Awalnya menulis hanya aktifitas iseng, sekadar untuk buang sebel. Sebagai tempat sampah yang paling loyal, menerima segala keluh kesah tanpa pernah protes, tidak menghakimi, dan tidak memungut bayaran.
Dengan menulis saya merasa mindah beban dari kepala ke layar
monitor. Tidak menyelesaikan masalah, tapi lumayan membuat kepala sedikit
enteng. Mirip buang gas perut. Lega, meski dunia tidak jadi lebih baik.
Ketika sedang ketemu masalah, apalagi kalau datang barengan,
otak serasa seperti benang kusut yang baru saja diacak-acak kucing. Ditarik
dari ujung mana pun, malah tambah ruwet, dan makin membuat frustrasi. Menulis
memaksa saya pelan-pelan mengurai benang itu, mengubah kekacauan pikiran jadi
kalimat yang lebih jelas. Setidaknya dengan menulis, saya bisa melihat masalah
dengan lebih jernih—daripada terus muter-muter di kepala tanpa ujung pangkal.
Bagian yang menurut saya paling keren, saat menulis saya
merasa seperti sedang bicara dengan diri sendiri. Kadang saya nemukan kalimat
yang membuat saya manggut-manggut sendiri, seakan-akan kalimat itu ditulis oleh
orang lain yang sangat memahami saya. Kadang malah muncul pertanyaan-pertanyaan
kritis yang selama ini saya hindari. Dari situ saya sadar, ternyata diri saya
bukan cuma satu lapisan. Ada bagian yang cerewet, ada yang pendiam, ada juga
yang suka ngeyel. Dan menulis memberi ruang bagi semuanya untuk bersuara,
didengarkan dan dipahami.
Lama-lama saya sadar, menulis bukan lagi sekedar cara buang
sebel, tapi bisa berubah menjadi semacam cermin.
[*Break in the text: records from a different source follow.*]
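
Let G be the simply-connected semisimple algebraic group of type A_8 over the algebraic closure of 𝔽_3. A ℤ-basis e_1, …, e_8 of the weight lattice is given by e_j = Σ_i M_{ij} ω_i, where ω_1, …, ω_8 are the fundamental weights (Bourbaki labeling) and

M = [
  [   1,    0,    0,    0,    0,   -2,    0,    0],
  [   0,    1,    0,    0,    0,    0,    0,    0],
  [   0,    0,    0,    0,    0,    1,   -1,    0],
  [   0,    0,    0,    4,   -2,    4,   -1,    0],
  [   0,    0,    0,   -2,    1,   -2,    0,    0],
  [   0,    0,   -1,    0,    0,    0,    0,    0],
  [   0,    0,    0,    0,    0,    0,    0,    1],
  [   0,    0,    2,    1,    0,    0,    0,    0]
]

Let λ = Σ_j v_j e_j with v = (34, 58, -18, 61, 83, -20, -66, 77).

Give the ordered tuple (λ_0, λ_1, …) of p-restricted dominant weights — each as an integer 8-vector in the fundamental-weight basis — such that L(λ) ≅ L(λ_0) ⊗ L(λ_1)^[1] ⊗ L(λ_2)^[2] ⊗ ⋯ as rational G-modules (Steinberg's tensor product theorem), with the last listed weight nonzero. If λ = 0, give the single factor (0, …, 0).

Compute c_i = Σ_j M_{ij} v_j with v = (34, 58, -18, 61, 83, -20, -66, 77):
  c_1 = 1·34 + 0·58 + (0)·(-18) + 0·61 + 0·83 + (-2)·(-20) + (0)·(-66) + 0·77 = 74
  c_2 = 0·34 + 1·58 + (0)·(-18) + 0·61 + 0·83 + (0)·(-20) + (0)·(-66) + 0·77 = 58
  c_3 = 0·34 + 0·58 + (0)·(-18) + 0·61 + 0·83 + (1)·(-20) + (-1)·(-66) + 0·77 = 46
  c_4 = 0·34 + 0·58 + (0)·(-18) + 4·61 + (-2)·(83) + (4)·(-20) + (-1)·(-66) + 0·77 = 64
  c_5 = 0·34 + 0·58 + (0)·(-18) + (-2)·(61) + 1·83 + (-2)·(-20) + (0)·(-66) + 0·77 = 1
  c_6 = 0·34 + 0·58 + (-1)·(-18) + 0·61 + 0·83 + (0)·(-20) + (0)·(-66) + 0·77 = 18
  c_7 = 0·34 + 0·58 + (0)·(-18) + 0·61 + 0·83 + (0)·(-20) + (0)·(-66) + 1·77 = 77
  c_8 = 0·34 + 0·58 + (2)·(-18) + 1·61 + 0·83 + (0)·(-20) + (0)·(-66) + 0·77 = 25
p = 3; digits c_i = Σ_j d_{ij}·3^j, 0 ≤ d_{ij} < 3:
  c_1 = 74 = 2·3^0 + 0·3^1 + 2·3^2 + 2·3^3
  c_2 = 58 = 1·3^0 + 1·3^1 + 0·3^2 + 2·3^3
  c_3 = 46 = 1·3^0 + 0·3^1 + 2·3^2 + 1·3^3
  c_4 = 64 = 1·3^0 + 0·3^1 + 1·3^2 + 2·3^3
  c_5 = 1 = 1·3^0
  c_6 = 18 = 0·3^0 + 0·3^1 + 2·3^2
  c_7 = 77 = 2·3^0 + 1·3^1 + 2·3^2 + 2·3^3
  c_8 = 25 = 1·3^0 + 2·3^1 + 2·3^2
Factor λ_0 = (2, 1, 1, 1, 1, 0, 2, 1)
Factor λ_1 = (0, 1, 0, 0, 0, 0, 1, 2)
Factor λ_2 = (2, 0, 2, 1, 0, 2, 2, 2)
Factor λ_3 = (2, 2, 1, 2, 0, 0, 2, 0)

((2, 1, 1, 1, 1, 0, 2, 1), (0, 1, 0, 0, 0, 0, 1, 2), (2, 0, 2, 1, 0, 2, 2, 2), (2, 2, 1, 2, 0, 0, 2, 0))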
Saat saya sedang sumpek,
tulisan menunjukkan bagian mana yang sebenarnya saya takuti. Saat sedang
semangat, tulisan merekam energi itu supaya bisa saya baca lagi nanti ketika
sedang loyo. Bahkan ketika saya sedang bingung, tulisan seolah menegur dengan
jujur: “Kamu sebenarnya maunya apa?”
Meskipun tidak bisa menyelesaikan masalah langsung, tapi menulis
bisa memberi saya peta. Kalau hidup ini jalan yang ruwet, menulis adalah
coretan kecil di tepi jalan yang bilang: “Hei, kamu tadi lewat sini.” Tidak
selalu jelas arah akhirnya ke mana, tapi setidaknya saya tahu sudah berjalan
sejauh ini. Dan itu cukup untuk melangkah lagi.
Bagi saya sekarang, menulis jadi semacam P3K untuk pikiran. Membantu
menahan “pendarahan” biar pikiran tidak tambah kacau. Murah meriah pula—gak
perlu bayar psikolog atau beli tiket healing ke Bali. Tinggal buka laptop, lalu
ngetik, untuk memberi sedikit ruang lapang bagi kepala yang sedang kusut.
Pada akhirnya, menulis bukan lagi sekadar hobi. Tapi bisa
menjadi semacam ritual harian, sebagai alternatif yang powerful untuk mengurai
benang kusut di kepala, bercermin pada diri sendiri, sekaligus menyelipkan canda
kecil biar tidak terlalu serius menghadapi hidup.
Menulis tidak membuat saya jadi orang yang lebih baik. Tapi
setidaknya, membuat saya lebih sadar akan diri sendiri. Sadar akan kekacauan,
ketakutan, dan juga harapan. Di dunia yang terus bergerak cepat, kadang hanya
dengan menulis, saya bisa berhenti sejenak, menarik napas, lalu berkata:
“Oke. Aku masih di sini. Masih bisa bicara. Masih punya suara.”